POINT DE VUE. Le ballon de foot ne tourne plus rond. sport


Le football est de tous les sports populaires celui qui, en pleine crise sanitaire, n’a aucun complexe à creuser entre ses millions de fans et ses milliards d’euros en circulation. Pas un jour sans que l’annonce des montants des transferts possibles des Messi, M’Bappé ou Neymar ne fassent tourner les têtes. Alors que les stades sont vides, vérifierune billetterie n’est en mesure de parer à l’effondrement économique du secteur et que les chaînes télés renâclent désormais à acheter au prix fort la diffusion des matchs, le monde du football semble recroquevillé sur lui -même, incapable de remettre les compteurs à zéro pour renouer avec la magie vertueuse du ballon rond.

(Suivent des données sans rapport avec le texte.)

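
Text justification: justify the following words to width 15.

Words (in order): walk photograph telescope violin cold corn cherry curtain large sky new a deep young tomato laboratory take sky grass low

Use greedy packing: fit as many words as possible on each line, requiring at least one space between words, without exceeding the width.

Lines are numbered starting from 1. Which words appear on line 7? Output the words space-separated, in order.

Line 1: ['walk', 'photograph'] (min_width=15, slack=0)
Line 2: ['telescope'] (min_width=9, slack=6)
Line 3: ['violin', 'cold'] (min_width=11, slack=4)
Line 4: ['corn', 'cherry'] (min_width=11, slack=4)
Line 5: ['curtain', 'large'] (min_width=13, slack=2)
Line 6: ['sky', 'new', 'a', 'deep'] (min_width=14, slack=1)
Line 7: ['young', 'tomato'] (min_width=12, slack=3)
Line 8: ['laboratory', 'take'] (min_width=15, slack=0)
Line 9: ['sky', 'grass', 'low'] (min_width=13, slack=2)

Answer: young tomato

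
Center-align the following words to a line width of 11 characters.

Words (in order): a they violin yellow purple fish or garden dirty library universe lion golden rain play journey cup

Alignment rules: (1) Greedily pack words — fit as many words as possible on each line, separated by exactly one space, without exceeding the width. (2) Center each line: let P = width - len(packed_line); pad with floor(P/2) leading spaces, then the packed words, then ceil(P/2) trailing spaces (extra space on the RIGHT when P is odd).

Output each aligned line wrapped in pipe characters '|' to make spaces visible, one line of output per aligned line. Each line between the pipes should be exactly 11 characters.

Line 1: ['a', 'they'] (min_width=6, slack=5)
Line 2: ['violin'] (min_width=6, slack=5)
Line 3: ['yellow'] (min_width=6, slack=5)
Line 4: ['purple', 'fish'] (min_width=11, slack=0)
Line 5: ['or', 'garden'] (min_width=9, slack=2)
Line 6: ['dirty'] (min_width=5, slack=6)
Line 7: ['library'] (min_width=7, slack=4)
Line 8: ['universe'] (min_width=8, slack=3)
Line 9: ['lion', 'golden'] (min_width=11, slack=0)
Line 10: ['rain', 'play'] (min_width=9, slack=2)
Line 11: ['journey', 'cup'] (min_width=11, slack=0)

Answer: |  a they   |
|  violin   |
|  yellow   |
|purple fish|
| or garden |
|   dirty   |
|  library  |
| universe  |
|lion golden|
| rain play |
|journey cup|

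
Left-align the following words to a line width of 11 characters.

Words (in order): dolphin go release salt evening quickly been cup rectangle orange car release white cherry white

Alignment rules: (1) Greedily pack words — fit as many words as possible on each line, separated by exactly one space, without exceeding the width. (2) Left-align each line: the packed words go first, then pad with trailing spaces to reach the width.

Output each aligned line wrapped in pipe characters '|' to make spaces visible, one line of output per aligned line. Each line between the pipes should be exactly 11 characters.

Answer: |dolphin go |
|release    |
|salt       |
|evening    |
|quickly    |
|been cup   |
|rectangle  |
|orange car |
|release    |
|white      |
|cherry     |
|white      |

Derivation:
Line 1: ['dolphin', 'go'] (min_width=10, slack=1)
Line 2: ['release'] (min_width=7, slack=4)
Line 3: ['salt'] (min_width=4, slack=7)
Line 4: ['evening'] (min_width=7, slack=4)
Line 5: ['quickly'] (min_width=7, slack=4)
Line 6: ['been', 'cup'] (min_width=8, slack=3)
Line 7: ['rectangle'] (min_width=9, slack=2)
Line 8: ['orange', 'car'] (min_width=10, slack=1)
Line 9: ['release'] (min_width=7, slack=4)
Line 10: ['white'] (min_width=5, slack=6)
Line 11: ['cherry'] (min_width=6, slack=5)
Line 12: ['white'] (min_width=5, slack=6)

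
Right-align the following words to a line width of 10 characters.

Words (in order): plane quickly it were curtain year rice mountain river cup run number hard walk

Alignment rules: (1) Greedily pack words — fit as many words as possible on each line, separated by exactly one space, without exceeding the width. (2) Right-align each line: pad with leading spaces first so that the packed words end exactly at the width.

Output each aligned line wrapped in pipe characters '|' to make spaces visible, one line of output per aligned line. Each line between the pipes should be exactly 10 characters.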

Voilà pourtant des années que les dirigeants et les joueurs les plus éclairés de ce sport (qui comptent en France tout de même plus de 2 millions de licenciés et un demi-million de bénévoles) dénoncent ce poison prêté du football bizness qui inoculent les clubs professionnels . Comment les amateurs, désormais sur la touche depuis la crise sanitaire, échapperaient-ils à un état d’esprit venu de plus haut? Mais le plus curieux c’est de constater que personne ne semble pouvoir dire stop. Ni un gouvernement, ni une fédération, ni une instance internationale comme la Fifa, elle-même soupçonnée de corruption. De même que personne n’est capable d’être franchement scandalisé par les forfaitures de supporters marseillais à l’endroit de leurs clubs, ou de voir Neymar faire la fête en plein confinement. Et ce n’est pas les quelques négociations entamées par la Ligue pour baisser les salaires des joueurs qui changent quelque chose: le ballon ne tourne pas rond sur les pelouses des stades de France.

Le pied a aussi besoin de décroissance et de circuits courts

En 1972 déjà, Françoise Giroud alors patronne de l’Express était outrée de voir des joueurs de foot se vendre comme des bestiaux. C’est bien simple, écrivait-elle, un jour les footballeurs n’auront plus de nationalité . Nous y sommes et ça ne choque plus personne.

Et si l’effritement notable des audiences footballistiques à la télévision n’était pas une réponse possible au ras-le-bol du public de voir l’argent et la cupidité s’étaler publiquement pendant que, lui, confiné devant sa télé, se serre la ceinture? En attendant, comme pour tous les spectacles, il y a une vraie incongruité à organiser régulièrement des compétitions sans les supporters. Ce fameux 12e joueur comme on les surnomme sur les stades, indispensable pour communier physiquement avec une équipe, serait-il si peu indispensable pour la survie de son sport? C’est en tout cas le signal qu’on lui envoie. Le sport d’équipe est marié avec son public, pour le meilleur comme pour le pire.

Que l’on aime ou pas, le football atteint le monde entier, au plus profond de l’âme de ses banlieues, de ses villages ou de ses capitales, sans distinction. C’est un empire mondialisé capable de fédérer par la magie qu’il procure toutes les populations. C’est une raison suffisante pour le protéger de la folie des grandeurs, des lois implacables du marché, des égoïsmes et des mégalomanies en tout genre. Son vrai fond de commerce? L’esprit d’équipe, l’abnégation, la discipline, la compétition et la beauté du jeu. Ni les sponsors, ni les collectivités publiques, ni a fortiori le public n’a à gagner à ce petit jeu mortifère de la fuite en avant qui semble caractériser le pied en temps de crise. Le pied a aussi besoin de décroissance et de circuits courts, qu’on se le dise.